Hernia repair, one of the most common surgical procedures, carries a risk many patients don't consider: chronic pain after surgery. More than 30% of patients may suffer from long-term chronic pain and restricted movement after surgery to fix a hernia, a bulge of the intestine or body fat through a weak area in the abdomen, studies show. Damage to nerves and muscles from the hernia may cause lingering discomfort. New synthetic mesh devices, though better than traditional sutures at reinforcing the abdominal wall, can irritate nerves and carry a slightly higher risk of infection.
"Doctors may often say it's just a hernia, but this is not a 100% benign procedure, and we need to help patients weigh the potential risks and benefits of surgery and say no if they need to," says B. Todd Heniford, chief of the division of gastrointestinal and minimally invasive surgery at Carolinas Medical Center in Charlotte, N.C., and president of the American Hernia Society, which represents surgeons who specialize in hernias and abdominal-wall abnormalities.

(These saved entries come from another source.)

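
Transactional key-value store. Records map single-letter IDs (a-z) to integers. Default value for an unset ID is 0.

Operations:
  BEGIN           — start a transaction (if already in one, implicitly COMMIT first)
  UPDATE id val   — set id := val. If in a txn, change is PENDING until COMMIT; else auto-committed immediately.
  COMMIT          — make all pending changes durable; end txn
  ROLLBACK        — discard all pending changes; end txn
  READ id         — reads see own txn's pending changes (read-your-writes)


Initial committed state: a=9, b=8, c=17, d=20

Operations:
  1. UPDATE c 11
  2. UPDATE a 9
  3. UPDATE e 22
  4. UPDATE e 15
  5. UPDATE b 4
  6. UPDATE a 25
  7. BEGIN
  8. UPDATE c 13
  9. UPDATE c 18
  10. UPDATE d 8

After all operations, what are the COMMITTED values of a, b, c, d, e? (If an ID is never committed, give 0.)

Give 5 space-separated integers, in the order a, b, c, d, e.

Answer: 25 4 11 20 15

Derivation:
Initial committed: {a=9, b=8, c=17, d=20}
Op 1: UPDATE c=11 (auto-commit; committed c=11)
Op 2: UPDATE a=9 (auto-commit; committed a=9)
Op 3: UPDATE e=22 (auto-commit; committed e=22)
Op 4: UPDATE e=15 (auto-commit; committed e=15)
Op 5: UPDATE b=4 (auto-commit; committed b=4)
Op 6: UPDATE a=25 (auto-commit; committed a=25)
Op 7: BEGIN: in_txn=True, pending={}
Op 8: UPDATE c=13 (pending; pending now {c=13})
Op 9: UPDATE c=18 (pending; pending now {c=18})
Op 10: UPDATE d=8 (pending; pending now {c=18, d=8})
Final committed: {a=25, b=4, c=11, d=20, e=15}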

More than a million patients a year undergo surgery for some kind of hernia. About 80% are so-called inguinal hernias in the groin area. There isn't always an obvious cause. Some are hereditary or linked to weakness in the abdominal wall that may happen at birth when the abdomen lining doesn't close properly. Other types of hernias are caused by pregnancy, trauma or previous surgical incisions. Hernias can affect both adults and children, and men are most at risk.